Le Nouveau Testament réalise l’accomplissement de cette prophétie d’Isaïe. La pierre angulaire, celle sur laquelle reposent toutes les autres, c’est le Christ Jésus venu rassembler autour de lui l’humanité entière qu’il sauve (Mt 21, 42).

Mais voilà que le Christ lui-même fait de saint Pierre le roc de fondation sur lequel il veut bâtir son Église : Simon-Pierre, cet homme au tempérament enflammé, si prompt pourtant à composer avec les pensées des hommes (souvenons-nous de l’occasion où le Christ lui dit : « Passe derrière moi Satan, tu me fais obstacle, tes pensées ne sont pas celle de Dieu mais celle des hommes », Mt 16, 23), si prompt aussi à se soucier du « qu’en dira-t-on » (rappelons-nous l’épisode d’Antioche, lorsque Pierre n’ose plus prendre ses repas avec les chrétiens issus du paganisme parce que les chrétiens convertis du judaïsme sont présents, Ga 2, 12). En faisant donc de saint Pierre, et avec lui de tous ses successeurs, le roc sur lequel il bâtit son Église, Jésus Christ en fait le contraire d’un homme de tergiversation. Saint Pierre et ses successeurs ne sont pas des hommes de compromis, des peureux qui veulent plaire au lieu de remplir leur mission et de répondre à leur vocation. Saint Pierre et ses successeurs ne sont pas des hommes équivoques, des girouettes qui regardent d’où vient le vent du moment de peur de se retrouver à contre-courant lorsqu’ils annoncent l’Evangile du Christ, lorsqu’ils dénoncent ce qui brise la dignité de l’humanité et l’empêche de retourner à Dieu. Saint Pierre et ses successeurs, et avec eux tout le collège apostolique, ne transigent pas avec la vérité et la charité ; ils ne sont pas les hommes du relativisme qui tue cette soif naturelle de l’humanité à tendre vers le vrai et le bon ; ils ne sont pas les jouets du politiquement correct et de cette fausse diplomatie capable de nous faire renier père et mère. En faisant de Simon le pêcheur la pierre sur laquelle il bâtit son Église, Jésus Christ éradique du service apostolique cet esprit de composition et de compromission si présent dans notre société parce qu’il se cache dans chacun de nos cœurs. Et c’est pourquoi notre vocation chrétienne nous engage à devenir nous aussi des pierres vivantes (1 P 2, 5) qui se rassemblent et s’organisent autour du Christ et du ministère de Pierre pour former cette Église sur qui rien ne l’emportera : c’est ce que désire le Christ lorsqu’il nous exhorte à construire notre maison sur le roc et non pas sur les sables mouvants (Mt 7, 24-27).

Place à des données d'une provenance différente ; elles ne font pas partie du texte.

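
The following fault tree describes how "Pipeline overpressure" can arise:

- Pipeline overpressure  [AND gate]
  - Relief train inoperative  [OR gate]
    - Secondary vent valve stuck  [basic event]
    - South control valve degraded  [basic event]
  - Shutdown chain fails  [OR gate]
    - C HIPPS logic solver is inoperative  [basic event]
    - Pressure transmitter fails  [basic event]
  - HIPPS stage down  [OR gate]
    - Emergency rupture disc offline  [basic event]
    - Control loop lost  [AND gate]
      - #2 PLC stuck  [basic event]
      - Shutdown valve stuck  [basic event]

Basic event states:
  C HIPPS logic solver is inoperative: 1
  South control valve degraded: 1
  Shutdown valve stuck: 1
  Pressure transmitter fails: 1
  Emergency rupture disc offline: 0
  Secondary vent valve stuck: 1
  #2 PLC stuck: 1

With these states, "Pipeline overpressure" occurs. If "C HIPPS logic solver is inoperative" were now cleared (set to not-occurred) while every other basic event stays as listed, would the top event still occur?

Yes

Counterfactual: set "C HIPPS logic solver is inoperative" to not occurred.
Relief train inoperative [OR]: Secondary vent valve stuck=occurs, South control valve degraded=occurs → at least one input occurs → occurs.
Shutdown chain fails [OR]: C HIPPS logic solver is inoperative=not, Pressure transmitter fails=occurs → at least one input occurs → occurs.
Control loop lost [AND]: #2 PLC stuck=occurs, Shutdown valve stuck=occurs → all inputs occur → occurs.
HIPPS stage down [OR]: Emergency rupture disc offline=not, Control loop lost=occurs → at least one input occurs → occurs.
Pipeline overpressure [AND]: Relief train inoperative=occurs, Shutdown chain fails=occurs, HIPPS stage down=occurs → all inputs occur → occurs.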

En ce jour de la 20e Journée Mondiale de la Jeunesse, comment ne pas porter notre regard vers notre pape Benoît XVI, – ce pape que nous aimons, tout simplement parce qu’il est le successeur de Pierre – , qui rassemble autour de lui les jeunes catholiques du monde entier. De par son ministère il est ce roc sans composition sur lequel le Christ bâtit l’Église d’aujourd’hui. L’image de ce pape, dont le visage exhale la joie et la paix, entouré de plusieurs centaines de milliers de jeunes, est un grand signe d’espérance pour notre Europe déchristianisée : l’Église vit, elle est jeune, et la puissance de la mort ne l’emportera pas sur elle ! Amen.